In the quest for more efficient healthcare systems, the adoption of electronic prescribing has become a priority for many healthcare providers. However, as we delve into the potential risks associated with these systems, a critical question arises: are we inadvertently creating new avenues for medication errors? This article explores the intriguing and often overlooked issue of 'look-alike sound-alike' (LASA) medication errors in the context of electronic prescribing systems.
The Human Factor in Electronic Prescribing
One of the primary concerns with electronic prescribing systems is the potential for LASA errors. These errors, which can occur when drug names sound or look similar, are a significant threat to patient safety. The tragic case of Sidra Aliabase, who died due to a prescribing error, highlights the devastating consequences of such mistakes.
The introduction of electronic systems was supposed to reduce medication errors, with the UK government claiming a potential 30% reduction. Yet, as we examine the data, a different picture emerges. While electronic prescribing may have mitigated some errors, it has also introduced new challenges, particularly with LASA medicines.
Incident Data: A Complex Picture
Obtaining accurate data on LASA incidents is a challenge in itself. The transition from the National Reporting and Learning System (NRLS) to the Learn from Patient Safety Events (LFPSE) service has led to potential dual reporting, making it difficult to ascertain the true extent of LASA errors. Additionally, the way incidents are reported, often in free text, further complicates data extraction.

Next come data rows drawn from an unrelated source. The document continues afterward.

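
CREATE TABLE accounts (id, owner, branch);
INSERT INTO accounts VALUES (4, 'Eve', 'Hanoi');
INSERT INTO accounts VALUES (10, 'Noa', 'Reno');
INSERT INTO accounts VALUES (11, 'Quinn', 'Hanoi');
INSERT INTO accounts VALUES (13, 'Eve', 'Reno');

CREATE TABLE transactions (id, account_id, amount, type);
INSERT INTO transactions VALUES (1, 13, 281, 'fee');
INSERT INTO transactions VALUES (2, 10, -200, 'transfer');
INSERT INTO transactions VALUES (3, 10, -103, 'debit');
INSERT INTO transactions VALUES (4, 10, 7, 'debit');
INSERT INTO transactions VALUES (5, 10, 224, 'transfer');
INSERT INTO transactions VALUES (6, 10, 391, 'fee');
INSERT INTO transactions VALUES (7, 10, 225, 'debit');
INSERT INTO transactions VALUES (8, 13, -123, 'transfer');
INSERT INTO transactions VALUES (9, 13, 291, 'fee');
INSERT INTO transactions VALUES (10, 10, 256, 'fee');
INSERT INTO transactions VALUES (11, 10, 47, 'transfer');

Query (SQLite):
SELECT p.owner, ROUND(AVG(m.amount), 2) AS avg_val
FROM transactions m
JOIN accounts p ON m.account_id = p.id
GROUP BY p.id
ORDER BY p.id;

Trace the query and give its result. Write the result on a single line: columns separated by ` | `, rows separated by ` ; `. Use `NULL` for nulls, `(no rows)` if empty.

Noa | 105.88 ; Eve | 149.67

Join each transactions row to its accounts via account_id.
Group joined rows by accounts.id; compute ROUND(AVG(m.amount), 2) per group.
  10: ids {2, 3, 4, 5, 6, 7, 10, 11} → ROUND(AVG(m.amount), 2)=105.88
  13: ids {1, 8, 9} → ROUND(AVG(m.amount), 2)=149.67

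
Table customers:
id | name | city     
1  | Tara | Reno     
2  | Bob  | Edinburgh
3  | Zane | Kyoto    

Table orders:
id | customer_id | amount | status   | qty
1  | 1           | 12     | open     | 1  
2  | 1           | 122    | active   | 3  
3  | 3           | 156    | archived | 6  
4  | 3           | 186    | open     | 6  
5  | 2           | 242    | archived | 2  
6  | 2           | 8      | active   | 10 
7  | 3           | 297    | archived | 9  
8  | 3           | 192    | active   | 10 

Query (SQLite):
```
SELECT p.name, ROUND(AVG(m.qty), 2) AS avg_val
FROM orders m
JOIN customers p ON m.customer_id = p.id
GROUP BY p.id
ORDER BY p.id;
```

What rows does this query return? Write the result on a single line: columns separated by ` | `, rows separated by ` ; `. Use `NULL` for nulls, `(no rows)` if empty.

Join each orders row to its customers via customer_id.
Group joined rows by customers.id; compute ROUND(AVG(m.qty), 2) per group.
  1: ids {1, 2} → ROUND(AVG(m.qty), 2)=2
  2: ids {5, 6} → ROUND(AVG(m.qty), 2)=6
  3: ids {3, 4, 7, 8} → ROUND(AVG(m.qty), 2)=7.75

Tara | 2 ; Bob | 6 ; Zane | 7.75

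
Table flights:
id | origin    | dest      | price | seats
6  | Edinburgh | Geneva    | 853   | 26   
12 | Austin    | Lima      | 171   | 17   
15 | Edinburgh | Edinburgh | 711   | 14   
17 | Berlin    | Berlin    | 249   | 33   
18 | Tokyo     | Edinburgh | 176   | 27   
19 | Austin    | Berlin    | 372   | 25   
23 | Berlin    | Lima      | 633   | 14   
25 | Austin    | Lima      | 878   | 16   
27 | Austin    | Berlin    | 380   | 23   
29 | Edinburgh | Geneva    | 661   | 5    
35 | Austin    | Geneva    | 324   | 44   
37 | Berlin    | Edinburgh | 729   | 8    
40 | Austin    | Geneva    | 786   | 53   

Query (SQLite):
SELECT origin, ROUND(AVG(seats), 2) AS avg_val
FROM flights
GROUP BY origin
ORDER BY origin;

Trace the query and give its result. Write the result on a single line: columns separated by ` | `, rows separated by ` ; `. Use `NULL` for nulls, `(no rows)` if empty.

Partition flights by origin; compute ROUND(AVG(seats), 2) within each group.
  Austin: ids {12, 19, 25, 27, 35, 40} → ROUND(AVG(seats), 2)=29.67
  Berlin: ids {17, 23, 37} → ROUND(AVG(seats), 2)=18.33
  Edinburgh: ids {6, 15, 29} → ROUND(AVG(seats), 2)=15
  Tokyo: ids {18} → ROUND(AVG(seats), 2)=27

Austin | 29.67 ; Berlin | 18.33 ; Edinburgh | 15 ; Tokyo | 27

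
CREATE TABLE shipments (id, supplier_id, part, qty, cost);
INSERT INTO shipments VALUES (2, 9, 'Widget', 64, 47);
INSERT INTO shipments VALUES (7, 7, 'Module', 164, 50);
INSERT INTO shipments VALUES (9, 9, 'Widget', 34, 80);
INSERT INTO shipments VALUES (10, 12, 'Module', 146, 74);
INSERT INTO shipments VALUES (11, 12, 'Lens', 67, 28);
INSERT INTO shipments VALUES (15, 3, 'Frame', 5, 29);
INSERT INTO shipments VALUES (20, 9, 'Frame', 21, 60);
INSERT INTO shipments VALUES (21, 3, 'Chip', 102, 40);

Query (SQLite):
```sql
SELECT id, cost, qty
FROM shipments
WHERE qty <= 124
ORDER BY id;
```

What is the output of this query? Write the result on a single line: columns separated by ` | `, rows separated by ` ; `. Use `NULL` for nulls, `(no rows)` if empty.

qty <= 124: ids {2, 9, 11, 15, 20, 21}

2 | 47 | 64 ; 9 | 80 | 34 ; 11 | 28 | 67 ; 15 | 29 | 5 ; 20 | 60 | 21 ; 21 | 40 | 102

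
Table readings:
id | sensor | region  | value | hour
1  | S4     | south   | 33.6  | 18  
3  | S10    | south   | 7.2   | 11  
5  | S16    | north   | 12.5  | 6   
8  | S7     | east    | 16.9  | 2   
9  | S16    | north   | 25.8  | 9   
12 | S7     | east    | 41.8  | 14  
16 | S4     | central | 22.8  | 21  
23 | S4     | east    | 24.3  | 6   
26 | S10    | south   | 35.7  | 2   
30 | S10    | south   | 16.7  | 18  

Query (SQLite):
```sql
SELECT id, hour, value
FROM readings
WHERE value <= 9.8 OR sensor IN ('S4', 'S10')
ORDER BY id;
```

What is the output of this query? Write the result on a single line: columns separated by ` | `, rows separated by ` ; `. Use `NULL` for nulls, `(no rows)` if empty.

value <= 9.8: ids {3}
sensor IN ('S4', 'S10'): ids {1, 3, 16, 23, 26, 30}
Combine with OR.

1 | 18 | 33.6 ; 3 | 11 | 7.2 ; 16 | 21 | 22.8 ; 23 | 6 | 24.3 ; 26 | 2 | 35.7 ; 30 | 18 | 16.7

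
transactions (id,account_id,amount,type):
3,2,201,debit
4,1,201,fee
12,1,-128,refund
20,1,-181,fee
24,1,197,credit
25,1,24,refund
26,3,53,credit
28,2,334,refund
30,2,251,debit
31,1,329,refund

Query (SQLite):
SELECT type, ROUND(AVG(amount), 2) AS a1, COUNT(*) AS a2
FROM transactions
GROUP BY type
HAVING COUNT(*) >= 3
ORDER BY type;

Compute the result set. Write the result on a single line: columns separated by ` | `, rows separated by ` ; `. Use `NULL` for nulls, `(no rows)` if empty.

Group transactions by type.
Per group compute: ROUND(AVG(amount), 2), COUNT(*).
HAVING: drop groups with fewer than 3 rows.
  credit: ids {24, 26} → ROUND(AVG(amount), 2)=125, COUNT(*)=2
  debit: ids {3, 30} → ROUND(AVG(amount), 2)=226, COUNT(*)=2
  fee: ids {4, 20} → ROUND(AVG(amount), 2)=10, COUNT(*)=2
  refund: ids {12, 25, 28, 31} → ROUND(AVG(amount), 2)=139.75, COUNT(*)=4

refund | 139.75 | 4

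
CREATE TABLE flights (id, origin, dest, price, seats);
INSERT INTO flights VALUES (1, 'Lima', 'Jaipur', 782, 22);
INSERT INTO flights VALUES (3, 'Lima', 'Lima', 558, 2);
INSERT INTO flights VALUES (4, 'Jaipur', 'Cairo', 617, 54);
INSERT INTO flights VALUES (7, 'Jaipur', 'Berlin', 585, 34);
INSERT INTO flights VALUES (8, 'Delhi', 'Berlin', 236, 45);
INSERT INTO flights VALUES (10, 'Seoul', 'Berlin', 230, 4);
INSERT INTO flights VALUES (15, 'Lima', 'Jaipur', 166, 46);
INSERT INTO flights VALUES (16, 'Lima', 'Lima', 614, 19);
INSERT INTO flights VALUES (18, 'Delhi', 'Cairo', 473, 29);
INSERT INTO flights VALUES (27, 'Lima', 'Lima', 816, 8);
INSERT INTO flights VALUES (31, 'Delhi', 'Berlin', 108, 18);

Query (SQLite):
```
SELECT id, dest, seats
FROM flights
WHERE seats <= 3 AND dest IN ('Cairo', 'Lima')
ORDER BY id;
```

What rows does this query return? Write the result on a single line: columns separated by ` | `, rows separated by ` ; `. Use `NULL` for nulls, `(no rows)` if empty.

3 | Lima | 2

seats <= 3: ids {3}
dest IN ('Cairo', 'Lima'): ids {3, 4, 16, 18, 27}
Combine with AND.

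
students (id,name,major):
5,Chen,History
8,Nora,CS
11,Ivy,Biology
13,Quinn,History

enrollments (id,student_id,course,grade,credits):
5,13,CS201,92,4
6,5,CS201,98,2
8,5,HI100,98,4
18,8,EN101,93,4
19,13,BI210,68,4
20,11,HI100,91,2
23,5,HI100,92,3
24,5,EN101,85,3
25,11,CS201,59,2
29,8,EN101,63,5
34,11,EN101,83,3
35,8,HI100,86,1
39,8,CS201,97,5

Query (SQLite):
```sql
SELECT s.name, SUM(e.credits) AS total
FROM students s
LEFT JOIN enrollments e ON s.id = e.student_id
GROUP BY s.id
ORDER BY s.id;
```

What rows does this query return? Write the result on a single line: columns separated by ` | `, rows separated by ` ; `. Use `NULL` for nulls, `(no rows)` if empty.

LEFT JOIN keeps every students row; unmatched ones get NULL for enrollments columns.
Group by students.id and compute SUM(e.credits). SUM over an all-NULL group is NULL.
  5: ids {6, 8, 23, 24} → SUM(e.credits)=12
  8: ids {18, 29, 35, 39} → SUM(e.credits)=15
  11: ids {20, 25, 34} → SUM(e.credits)=7
  13: ids {5, 19} → SUM(e.credits)=8

Chen | 12 ; Nora | 15 ; Ivy | 7 ; Quinn | 8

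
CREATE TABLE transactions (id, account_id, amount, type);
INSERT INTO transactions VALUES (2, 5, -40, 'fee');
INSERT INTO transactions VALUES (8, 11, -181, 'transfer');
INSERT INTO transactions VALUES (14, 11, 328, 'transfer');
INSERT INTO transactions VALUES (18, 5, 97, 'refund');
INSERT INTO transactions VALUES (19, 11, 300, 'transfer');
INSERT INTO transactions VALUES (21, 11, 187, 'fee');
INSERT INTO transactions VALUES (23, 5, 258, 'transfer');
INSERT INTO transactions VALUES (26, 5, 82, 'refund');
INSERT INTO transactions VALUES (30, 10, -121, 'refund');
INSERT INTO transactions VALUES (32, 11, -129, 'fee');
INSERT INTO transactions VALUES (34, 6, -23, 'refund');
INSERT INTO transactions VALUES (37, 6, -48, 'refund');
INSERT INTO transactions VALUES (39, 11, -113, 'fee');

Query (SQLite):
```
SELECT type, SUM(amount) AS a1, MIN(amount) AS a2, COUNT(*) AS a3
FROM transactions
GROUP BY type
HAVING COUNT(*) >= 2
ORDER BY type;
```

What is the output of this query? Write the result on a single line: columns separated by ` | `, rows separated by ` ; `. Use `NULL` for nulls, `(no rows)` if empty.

Group transactions by type.
Per group compute: SUM(amount), MIN(amount), COUNT(*).
HAVING: drop groups with fewer than 2 rows.
  fee: ids {2, 21, 32, 39} → SUM(amount)=-95, MIN(amount)=-129, COUNT(*)=4
  refund: ids {18, 26, 30, 34, 37} → SUM(amount)=-13, MIN(amount)=-121, COUNT(*)=5
  transfer: ids {8, 14, 19, 23} → SUM(amount)=705, MIN(amount)=-181, COUNT(*)=4

fee | -95 | -129 | 4 ; refund | -13 | -121 | 5 ; transfer | 705 | -181 | 4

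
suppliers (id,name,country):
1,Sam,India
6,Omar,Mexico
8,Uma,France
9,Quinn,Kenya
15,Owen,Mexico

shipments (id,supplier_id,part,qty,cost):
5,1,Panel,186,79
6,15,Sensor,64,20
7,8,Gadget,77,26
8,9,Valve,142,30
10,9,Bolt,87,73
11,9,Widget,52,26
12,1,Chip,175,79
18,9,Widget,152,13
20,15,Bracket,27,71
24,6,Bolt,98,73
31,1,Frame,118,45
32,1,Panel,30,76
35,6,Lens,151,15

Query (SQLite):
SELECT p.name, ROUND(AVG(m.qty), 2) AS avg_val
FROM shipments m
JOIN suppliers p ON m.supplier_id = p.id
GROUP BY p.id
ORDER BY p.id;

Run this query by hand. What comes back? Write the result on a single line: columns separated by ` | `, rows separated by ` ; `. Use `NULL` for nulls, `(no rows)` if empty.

Sam | 127.25 ; Omar | 124.5 ; Uma | 77 ; Quinn | 108.25 ; Owen | 45.5

Join each shipments row to its suppliers via supplier_id.
Group joined rows by suppliers.id; compute ROUND(AVG(m.qty), 2) per group.
  1: ids {5, 12, 31, 32} → ROUND(AVG(m.qty), 2)=127.25
  6: ids {24, 35} → ROUND(AVG(m.qty), 2)=124.5
  8: ids {7} → ROUND(AVG(m.qty), 2)=77
  9: ids {8, 10, 11, 18} → ROUND(AVG(m.qty), 2)=108.25
  15: ids {6, 20} → ROUND(AVG(m.qty), 2)=45.5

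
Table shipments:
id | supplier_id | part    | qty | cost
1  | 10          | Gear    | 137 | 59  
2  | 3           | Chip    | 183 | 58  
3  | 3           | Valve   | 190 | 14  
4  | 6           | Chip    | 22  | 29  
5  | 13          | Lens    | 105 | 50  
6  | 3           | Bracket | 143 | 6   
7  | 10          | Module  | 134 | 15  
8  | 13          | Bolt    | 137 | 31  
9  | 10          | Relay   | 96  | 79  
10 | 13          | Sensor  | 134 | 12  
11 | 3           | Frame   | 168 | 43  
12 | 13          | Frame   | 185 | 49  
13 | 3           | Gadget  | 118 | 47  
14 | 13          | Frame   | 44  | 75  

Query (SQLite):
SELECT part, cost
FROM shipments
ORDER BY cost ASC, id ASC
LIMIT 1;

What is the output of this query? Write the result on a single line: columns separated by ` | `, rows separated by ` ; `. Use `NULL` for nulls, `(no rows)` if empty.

Sort by cost asc, tiebreak id asc: (6, id=6), (12, id=10), (14, id=3), (15, id=7) …. Take first 1.

Bracket | 6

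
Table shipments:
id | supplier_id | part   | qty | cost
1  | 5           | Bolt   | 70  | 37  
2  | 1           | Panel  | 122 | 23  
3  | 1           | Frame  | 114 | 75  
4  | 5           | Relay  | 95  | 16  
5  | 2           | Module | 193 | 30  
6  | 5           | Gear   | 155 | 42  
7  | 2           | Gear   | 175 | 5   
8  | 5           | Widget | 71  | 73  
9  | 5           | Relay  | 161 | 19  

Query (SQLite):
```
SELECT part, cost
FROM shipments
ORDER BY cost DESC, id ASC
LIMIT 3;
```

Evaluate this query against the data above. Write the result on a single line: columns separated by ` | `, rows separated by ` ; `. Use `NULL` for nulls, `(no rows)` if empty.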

Despite these challenges, the available data suggests that LASA errors may have shifted rather than increased. Experts like Professor Bryony Dean Franklin and Julia Scott, a pharmacist and CIO, suggest that while paper-based prescribing had its errors, electronic systems have introduced a different set of challenges.
Mitigating Errors: A Balancing Act
One strategy to prevent LASA errors in paper-based systems is 'tall-man lettering', where certain letters in drug names are capitalized to distinguish them. However, implementing this in electronic systems is not straightforward. Julia Scott raises important questions: can we integrate tall-man lettering into e-prescribing systems? How do we design drop-down menus to minimize errors while maintaining usability?
The integration of AI and clinical decision support systems is seen as a potential solution. Scott suggests that AI could bring sophisticated prompts, especially when integrated with electronic patient records. However, she also warns of the 'flip side' - the potential for errors with ambient voice technology (AVT) or 'AI scribes'. AVT, which generates transcripts from patient-clinician conversations, could introduce a new category of sound-alike errors, akin to the days of verbal orders.
Other Methods and the Role of AI
Beyond tall-man lettering, systems like Touchdose, a clinical decision support system, offer a different approach. By prescribing based on indication, Touchdose reduces the likelihood of LASA errors. A study showed a significant reduction in prescribing errors when using Touchdose.
The potential of AI in analyzing LASA error reporting is also highlighted. With the new LFPSE system, there's hope that AI can provide a more in-depth analysis of patient safety events. However, as Franklin points out, under-reporting is a significant issue. Only a fraction of prescribing and administration errors are reported, making it challenging to grasp the true scale of the problem.
The Future: AI and Beyond
While AI offers promising solutions, it also brings new challenges. Scott acknowledges the need to tackle environmental and ethical concerns associated with AI. Despite these challenges, the potential benefits of AI in enhancing medication safety are significant. As we move forward, we must invest in the skills and knowledge required to utilize AI safely.
In conclusion, while electronic prescribing systems offer many advantages, they also present new risks. The issue of LASA errors is a complex one, requiring a nuanced understanding of human behavior and system design. As we continue to innovate, the challenge lies in finding the right balance between efficiency and patient safety. The integration of AI and a deeper understanding of cognitive mechanisms that lead to errors will be crucial in this journey. The future of medication safety lies in our ability to adapt and learn from these challenges.